Bel kecil di atas pintu masuk menarik atensinya yang tengah menyeduh teh hangatnya. Gerakannya terhenti, ketika ia mengenali sosok yang baru saja datang. Pakaian yang serba kelabu, rambutnya gelap yang kian memudar, wajah yang jelas tak akan bisa ia lupakan.
Jung Wooyoung ada di sana, bersama seorang remaja yang Jongho perkiraan mungkin buah hatinya.
Keduanya saling menatap dan waktu seakan berhenti barang sesekon saja. Sebelum akhirnya, keduanya hanya memberi senyum tipis penuh arti.
Nobody's winning. In this tale of past and future love.
Ini jelas bukanlah sebuah perlombaan perihal siapa yang paling cepat melupakan satu sama lain. Jongho dan Wooyoung tidak pernah mencobanya atau memikirkannya. Ini bukan perihal siapakah yang sukses di kehidupan mereka, bukan siapa yang merebut cita-cita mereka paling cepat.
Bukan.
Karena mereka berdua tahu, ketika jalan keduanya berubah, tak lagi sevisi pula semisi, maka apapun destinasi mereka pun sudah bukan urusan satu sama lain. Yang mereka tahu, apapun jalan yang ditempuh sekarang, mereka saling ingat, jika ada satu sama lain di awal permulaannya. Itu lebih dari sekadar cukup bagi keduanya.
Tak ada dendam, tak ada lagi rasa meminta untuk lebih, berdoa pada Tuhan untuk memutar kembali takdir mereka. Bukan berarti mereka tidak ingin melawan dunia bersama, mereka tahu, dunia mereka sudahlah tak sejalan sejak awal. Merekalah yang menginginkan jalan penuh duri untuk ditelusuri.
Itu semua konsekuensi dan mereka sudah tahu jua siap.

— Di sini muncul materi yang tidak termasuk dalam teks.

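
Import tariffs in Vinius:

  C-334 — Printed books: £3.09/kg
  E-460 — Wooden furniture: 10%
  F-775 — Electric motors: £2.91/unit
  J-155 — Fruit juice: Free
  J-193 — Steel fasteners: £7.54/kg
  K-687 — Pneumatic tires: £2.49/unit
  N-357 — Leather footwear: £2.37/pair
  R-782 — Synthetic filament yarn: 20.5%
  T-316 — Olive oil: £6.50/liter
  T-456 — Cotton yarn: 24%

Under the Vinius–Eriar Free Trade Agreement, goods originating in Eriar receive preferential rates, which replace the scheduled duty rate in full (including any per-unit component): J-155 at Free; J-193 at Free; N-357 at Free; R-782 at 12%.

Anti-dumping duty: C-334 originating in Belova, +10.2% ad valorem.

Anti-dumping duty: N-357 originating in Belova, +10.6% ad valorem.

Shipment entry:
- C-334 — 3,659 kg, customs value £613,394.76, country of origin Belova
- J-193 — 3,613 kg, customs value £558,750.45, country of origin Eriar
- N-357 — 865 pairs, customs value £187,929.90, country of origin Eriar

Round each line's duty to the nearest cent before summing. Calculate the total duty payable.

Line 1 (C-334, Belova, 3,659 kg, £613,394.76):
Base rate for C-334 is £3.09/kg.
Additional duty on C-334 from Belova: +10.2% ad valorem. Applied ad valorem rate = 10.2%.
Duty = £613,394.76 × 10.2% + 3,659 × £3.09 = £73,872.58.
Line 2 (J-193, Eriar, 3,613 kg, £558,750.45):
Base rate for J-193 is £7.54/kg.
Origin Eriar qualifies under the Vinius–Eriar agreement and J-193 is covered: preferential rate Free applies instead.
Duty = £558,750.45 × 0% = £0.00.
Line 3 (N-357, Eriar, 865 pairs, £187,929.90):
Base rate for N-357 is £2.37/pair.
Origin Eriar qualifies under the Vinius–Eriar agreement and N-357 is covered: preferential rate Free applies instead.
The additional-duty order on N-357 targets Belova, not Eriar; it does not apply.
Duty = £187,929.90 × 0% = £0.00.
Total = £73,872.58 + £0.00 + £0.00 = £73,872.58.

£73,872.58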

Percakapan di atas meja ketika keduanya di usia hampir setengah abad itu hanyalah sebuah canda tawa, berbagi kisah bagaimana mereka menjalani hidup. Tak ada yang disombongkan, hanya raungan betapa dunia memang selalu tak adil, tapi selalu ada jalan.
“Kau ingat pertanyaanmu mungkin dua dekade lalu?” Wooyoung bertanya, ujung bibirnya tertarik tanpa sendu. Jelas kebahagiaan di antara keduanyalah yang dapat terasa.
Jongho menangguk pelan, memainkan gelasnya.
“Aku tidak pernah menyesali semua jalan yang pernah kulalui bersamamu, bahkan sampai detik ini.”